The formula is based on the proportion:

distance[m] : distance[deg] = max circumference[m] : 360[deg]

Lets say you are given an angle for a latitude and one for longitude both in degrees: (longitude[deg], latitude[deg])

For the latitude, the max circumference is always the one passing for the poles.
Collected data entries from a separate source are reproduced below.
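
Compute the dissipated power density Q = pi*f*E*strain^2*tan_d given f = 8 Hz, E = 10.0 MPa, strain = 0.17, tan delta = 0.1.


Q = pi * f * E * strain^2 * tan_d
= pi * 8 * 10.0 * 0.17^2 * 0.1
= pi * 8 * 10.0 * 0.0289 * 0.1
= 0.7263

Q = 0.7263


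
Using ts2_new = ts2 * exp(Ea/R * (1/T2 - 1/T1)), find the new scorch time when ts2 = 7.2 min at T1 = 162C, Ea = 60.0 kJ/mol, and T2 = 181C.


Convert temperatures: T1 = 162 + 273.15 = 435.15 K, T2 = 181 + 273.15 = 454.15 K
ts2_new = 7.2 * exp(60000 / 8.314 * (1/454.15 - 1/435.15))
1/T2 - 1/T1 = -9.6142e-05
ts2_new = 3.6 min

3.6 min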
In a spherical model, with radius R (in meters) the max circumference is 2 * pi * R and the proportions resolves to:

latitude[m] = ( 2 * pi * R[m] * latitude[deg] ) / 360[deg]
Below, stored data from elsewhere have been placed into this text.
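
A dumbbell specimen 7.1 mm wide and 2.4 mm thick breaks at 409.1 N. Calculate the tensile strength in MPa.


Area = width * thickness = 7.1 * 2.4 = 17.04 mm^2
TS = force / area = 409.1 / 17.04 = 24.01 MPa

24.01 MPa


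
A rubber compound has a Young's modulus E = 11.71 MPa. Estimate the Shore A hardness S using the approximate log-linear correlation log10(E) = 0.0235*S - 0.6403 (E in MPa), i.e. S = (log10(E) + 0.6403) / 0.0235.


log10(E) = 0.0235*S - 0.6403  =>  S = (log10(E) + 0.6403) / 0.0235
log10(11.71) = 1.068557
S = (1.068557 + 0.6403) / 0.0235 = 1.708857 / 0.0235
S = 72.7

Shore A = 72.7


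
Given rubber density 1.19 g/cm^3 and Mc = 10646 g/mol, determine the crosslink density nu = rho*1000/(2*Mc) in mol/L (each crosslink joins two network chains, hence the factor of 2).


nu = rho * 1000 / (2 * Mc)
nu = 1.19 * 1000 / (2 * 10646)
nu = 1190.0 / 21292
nu = 0.0559 mol/L

0.0559 mol/L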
(note that deg and deg simplifies, and what remains is meters on both sides).

For the longitude the max circumference is proportional to the cosine of the latitude (as you can imagine running in circle the north pole is shorter than running in circle around the equator), so it is 2 * pi * R * cos(latitude[rad]). Therefore

longitude distance[m] = ( 2 * pi * R[m] * cos(latitude[rad]) * longitude[deg] ) / 360[deg]
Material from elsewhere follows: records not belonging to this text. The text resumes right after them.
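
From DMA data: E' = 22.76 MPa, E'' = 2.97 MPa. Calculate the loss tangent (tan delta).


tan delta = E'' / E'
= 2.97 / 22.76
= 0.1305

tan delta = 0.1305


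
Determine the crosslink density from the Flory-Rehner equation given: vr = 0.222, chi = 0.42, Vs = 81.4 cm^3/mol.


ln(1 - vr) = ln(1 - 0.222) = -0.2510
Numerator = -((-0.2510) + 0.222 + 0.42 * 0.222^2) = 0.0083
Denominator = 81.4 * (0.222^(1/3) - 0.222/2) = 40.2527
nu = 0.0083 / 40.2527 = 2.0693e-04 mol/cm^3

2.0693e-04 mol/cm^3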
Note that you will have to convert the latitude from deg to rad before computing the cos.

---

Omitting details for who is just looking for the formula:

lat_in_m = 111132.954 * lat_in_degree / 360
lon_in_m = 111132.954 * cos(lat_in_radians) * lon_in_deg ) / 360

Answer 14

If its sufficiently close you can get away with treating them as coordinates on a flat plane. This works on say, street or city level if perfect accuracy isnt required and all you need is a rough guess on the distance involved to compare with an arbitrary limit.

Answer 15

Here is a version in Swift:

func toDegreeAt(point: CLLocationCoordinate2D) -> CLLocationDegrees {
    let latitude = point.latitude  
    let earthRadiusInMetersAtSeaLevel = 6378137.0
    let earthRadiusInMetersAtPole = 6356752.314
    
    let r1 = earthRadiusInMetersAtSeaLevel
    let r2 = earthRadiusInMetersAtPole
    let beta = latitude

    let earthRadiuseAtGivenLatitude = (
      ( pow(pow(r1, 2) * cos(beta), 2) + pow(pow(r2, 2) * sin(beta), 2) ) /
      ( pow(r1 * cos(beta), 2) + pow(r2 * sin(beta), 2) )
    )
    .squareRoot()
      
    let metersInOneDegree = (2 * Double.pi * earthRadiuseAtGivenLatitude * 1.0) / 360.0
    let value: CLLocationDegrees = self / metersInOneDegree
    return value
  }

Answer 16

To directly convert the distance between two latitudes/longitudes to the x y meters between them, you could use the Earth Radius equations from Wikipedia. In C, these are:

N = a/sqrt(1-e2)*(sin(Lat1)*sin(Lat1))));
latlen = ((1-e2)/(a*a))*N*N*N*(Lat1-Lat2)*PI/180;
lonlen = (N*cos(Lat1))*(Lon1-Lon2)*PI/180;

Where a is the radius of the Earth at the equator and e2 is the Earth's eccentricity squared. The equations get the radii between the two points and PI/180 gets the circumferences of those radii.

Answer 17

Based on average distance for degress in the Earth.

1° = 111km;

Converting this for radians and dividing for meters, take's a magic number for the RAD, in meters: 0.000008998719243599958;

then:

const RAD = 0.000008998719243599958;
Math.sqrt(Math.pow(lat1 - lat2, 2) + Math.pow(long1 - long2, 2)) / RAD;

Answer 18

If you want a simple solution then use the Haversine formula as outlined by the other comments. If you have an accuracy sensitive application keep in mind the Haversine formula does not guarantee an accuracy better then 0.5% as it is assuming the earth is a sphere. To consider that Earth is a oblate spheroid consider using Vincenty's formulae. Additionally, I'm not sure what radius we should use with the Haversine formula: {Equator: 6,378.137 km, Polar: 6,356.752 km, Volumetric: 6,371.0088 km}.

Answer 19

You need to convert the coordinates to radians to do the spherical geometry. Once converted, then you can calculate a distance between the two points. The distance then can be converted to any measure you want.